La Requérante est Crédit Agricole S.A. de Montrouge, France, représentée par Nameshield, France.
La partie adverse (ci-après, le Défendeur) est Marcos Marcus de Cotonou, Bénin.
Le différend concerne le nom de domaine <credit-agricole-groupe.ch>.
Une demande a été déposée par Crédit Agricole S.A. auprès du Centre d'arbitrage et de médiation de l'Organisation Mondiale de la Propriété Intellectuelle (ci-après, le «Centre») en date du 15 septembre 2016 par courrier électronique et le 20 septembre 2016 sur support papier. En date du 15 septembre 2016, le Centre a adressé une requête au registre du .ch et du .li SWITCH, aux fins de vérification des éléments du litige, tels que communiqués par la Requérante. En date du 16 septembre 2016, SWITCH a confirmé que le Défendeur est bien le détenteur du nom de domaine et a transmis ses coordonnées.

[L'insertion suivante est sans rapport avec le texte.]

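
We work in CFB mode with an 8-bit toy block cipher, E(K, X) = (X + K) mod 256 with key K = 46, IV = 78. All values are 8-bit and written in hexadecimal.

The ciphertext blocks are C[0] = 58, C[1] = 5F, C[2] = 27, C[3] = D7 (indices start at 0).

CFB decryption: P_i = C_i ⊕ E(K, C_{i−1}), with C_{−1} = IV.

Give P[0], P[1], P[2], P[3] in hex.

P[0] = E6, P[1] = C1, P[2] = 82, P[3] = BA

P[0]: E(K, 78) = BE; 58 ⊕ BE = E6.
P[1]: E(K, 58) = 9E; 5F ⊕ 9E = C1.
P[2]: E(K, 5F) = A5; 27 ⊕ A5 = 82.
P[3]: E(K, 27) = 6D; D7 ⊕ 6D = BA.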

Le Centre a vérifié que la plainte répond bien aux exigences des Dispositions relatives à la procédure de règlement des différends pour les noms de domaine .ch et .li (ci-après, les «Dispositions») adoptées par SWITCH, le 1er mars 2004.
Conformément au paragraphe 14 des Dispositions, le 20 septembre 2016, une transmission de la demande valant ouverture de la présente procédure, a été adressée au Défendeur. Conformément au paragraphe 15(a) des Dispositions, le dernier délai pour faire parvenir une réponse était le 10 octobre 2016.

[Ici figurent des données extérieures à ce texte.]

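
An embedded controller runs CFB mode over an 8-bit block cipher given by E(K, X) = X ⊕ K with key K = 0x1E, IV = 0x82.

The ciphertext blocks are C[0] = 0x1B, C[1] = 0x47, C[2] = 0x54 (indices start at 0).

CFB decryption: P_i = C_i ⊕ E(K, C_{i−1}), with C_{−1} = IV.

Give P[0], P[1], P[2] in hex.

P[0] = 0x87, P[1] = 0x42, P[2] = 0x0D

P[0]: E(K, 0x82) = 0x9C; 0x1B ⊕ 0x9C = 0x87.
P[1]: E(K, 0x1B) = 0x05; 0x47 ⊕ 0x05 = 0x42.
P[2]: E(K, 0x47) = 0x59; 0x54 ⊕ 0x59 = 0x0D.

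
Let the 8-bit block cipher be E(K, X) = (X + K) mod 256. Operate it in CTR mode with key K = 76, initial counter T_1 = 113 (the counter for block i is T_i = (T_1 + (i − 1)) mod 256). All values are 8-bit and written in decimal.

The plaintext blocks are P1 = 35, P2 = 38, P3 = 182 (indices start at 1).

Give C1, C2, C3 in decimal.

C1 = 158, C2 = 152, C3 = 9

CTR encryption: S_i = E(K, T_i) where T_i is the counter for block i; C_i = P_i ⊕ S_i.
C1: T = 113, S = E(K, T) = 189; 35 ⊕ 189 = 158.
C2: T = 114, S = E(K, T) = 190; 38 ⊕ 190 = 152.
C3: T = 115, S = E(K, T) = 191; 182 ⊕ 191 = 9.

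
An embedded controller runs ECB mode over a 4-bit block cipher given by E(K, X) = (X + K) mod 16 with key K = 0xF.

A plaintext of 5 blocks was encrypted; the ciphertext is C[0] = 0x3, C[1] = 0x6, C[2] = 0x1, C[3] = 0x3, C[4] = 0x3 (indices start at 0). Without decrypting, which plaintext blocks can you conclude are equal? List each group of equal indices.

P[0] = P[3] = P[4]

ECB encrypts each block independently with the same key, so equal ciphertext blocks imply equal plaintext blocks.
C[0] = C[3] = C[4] = 0x3, so P[0] = P[3] = P[4].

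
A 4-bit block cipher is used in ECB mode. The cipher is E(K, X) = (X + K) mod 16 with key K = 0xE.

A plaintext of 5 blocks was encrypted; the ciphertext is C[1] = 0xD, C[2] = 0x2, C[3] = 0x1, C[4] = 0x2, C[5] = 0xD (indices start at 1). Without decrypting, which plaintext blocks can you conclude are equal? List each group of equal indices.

ECB encrypts each block independently with the same key, so equal ciphertext blocks imply equal plaintext blocks.
C[1] = C[5] = 0xD, so P[1] = P[5].
C[2] = C[4] = 0x2, so P[2] = P[4].

P[1] = P[5]; P[2] = P[4]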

Le Défendeur n'a déposé aucune réponse à la demande et n'a exprimé d'aucune autre façon sa volonté de prendre part à une audience de conciliation conformément au paragraphe 15(d) des Dispositions. Suite à une communication du Centre, la Requérante a demandé la continuation de la procédure le 11 octobre 2016.

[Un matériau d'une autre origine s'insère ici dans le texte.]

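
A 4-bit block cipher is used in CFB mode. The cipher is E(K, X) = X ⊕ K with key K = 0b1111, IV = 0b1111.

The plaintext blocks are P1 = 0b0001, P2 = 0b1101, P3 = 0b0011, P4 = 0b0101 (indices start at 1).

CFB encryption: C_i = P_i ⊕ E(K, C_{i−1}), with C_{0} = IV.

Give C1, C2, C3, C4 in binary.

C1 = 0b0001, C2 = 0b0011, C3 = 0b1111, C4 = 0b0101

C1: E(K, 0b1111) = 0b0000; 0b0001 ⊕ 0b0000 = 0b0001.
C2: E(K, 0b0001) = 0b1110; 0b1101 ⊕ 0b1110 = 0b0011.
C3: E(K, 0b0011) = 0b1100; 0b0011 ⊕ 0b1100 = 0b1111.
C4: E(K, 0b1111) = 0b0000; 0b0101 ⊕ 0b0000 = 0b0101.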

En date du 21 octobre 2016, le Centre a nommé dans le présent différend comme expert Theda König-Horowicz. L'expert constate qu'elle a été désignée conformément aux Dispositions. L'expert a adressé au Centre une déclaration d'acceptation et une déclaration d'impartialité et d'indépendance, conformément au paragraphe 4 des Dispositions.
La Requérante a son siège principal en France et est l'une des plus grandes banques d'Europe. Elle a été établie en 1885 et assiste les projets de ses clients en France et à l'international dans tous les domaines de la banque et métiers associés.
La Requérante dispose d'une présence locale en Suisse où elle opère notamment sous son nom «Crédit Agricole» ou sous le nom «CA Indosuez»; elle détient notamment plusieurs agences à Genève, Zurich et Lausanne.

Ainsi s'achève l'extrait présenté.